The Central Bank of Russia has revoked as of May 12, 2016 a banking license held by Bank Vek (Registration No. 2299), the regulator's press service reported.
The Bank of Russia explained its license-revoking decision by the lending institution's failure to comply with federal banking laws and also its statutory acts, because capital adequacy ratios fell below 2%, and equity (capital) declined below the minimum amount of the charter capital as established on the date of a lending institution's state registration, and taking into account the multiple application during the year of the measures provided for in the Federal Law "On the Central Bank of the Russian Federation (Bank of Russia)".
"While holding weak quality assets, Joint Stock Commercial Bank Vek assessed related risks inadequately. The proper assessment of the credit risk at the request of a supervisory body showed that the bank's equity (capital) was fully lost. The lending institution's executives and owners took no efficient measures to normalize its activities," the Bank of Russia noted.
Bank Vek is a member of the national deposit insurance system.
Last week, a Banki.ru source said that the Bank of Russia cut Bank Vek off the Banking Electronic Speedy Payment (BESP) system.
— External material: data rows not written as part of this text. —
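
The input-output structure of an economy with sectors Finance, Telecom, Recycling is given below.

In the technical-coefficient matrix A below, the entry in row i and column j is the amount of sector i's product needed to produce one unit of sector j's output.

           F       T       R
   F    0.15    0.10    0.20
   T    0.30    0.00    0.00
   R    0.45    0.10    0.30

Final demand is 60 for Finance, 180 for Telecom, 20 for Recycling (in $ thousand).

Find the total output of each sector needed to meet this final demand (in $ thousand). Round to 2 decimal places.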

The regulator's press service previously reported that Bank Vek violated the core capital adequacy ratio (N1.1) in the aggregate for six or more business days during 30 straight business days.
In March 2016, Bank Vek violated for two days the capital adequacy ratio (N1), core and primary capital adequacy ratios (N1.1, N1.2), the current liquidity ratio (N3), the ratio of the highest amount of high credit risks (N7), and also within a day the lending institution did not comply with the ratio of the highest amount of credits, bank guarantees and sureties provided by the bank to its participants (N9.1).
As Banki.ru wrote, due to a glitch Bank Vek suspended in April all payments and the payment of deposits. Experts of the Banki.ru information & analytical service pointed to a sharp decline in the bank's credit portfolio quality. While overdue debt remained intact (4.26% as of April 1, 2016), the lending institution's reserves jumped from 9.73% as of January 1 to 23.42% as of April 1.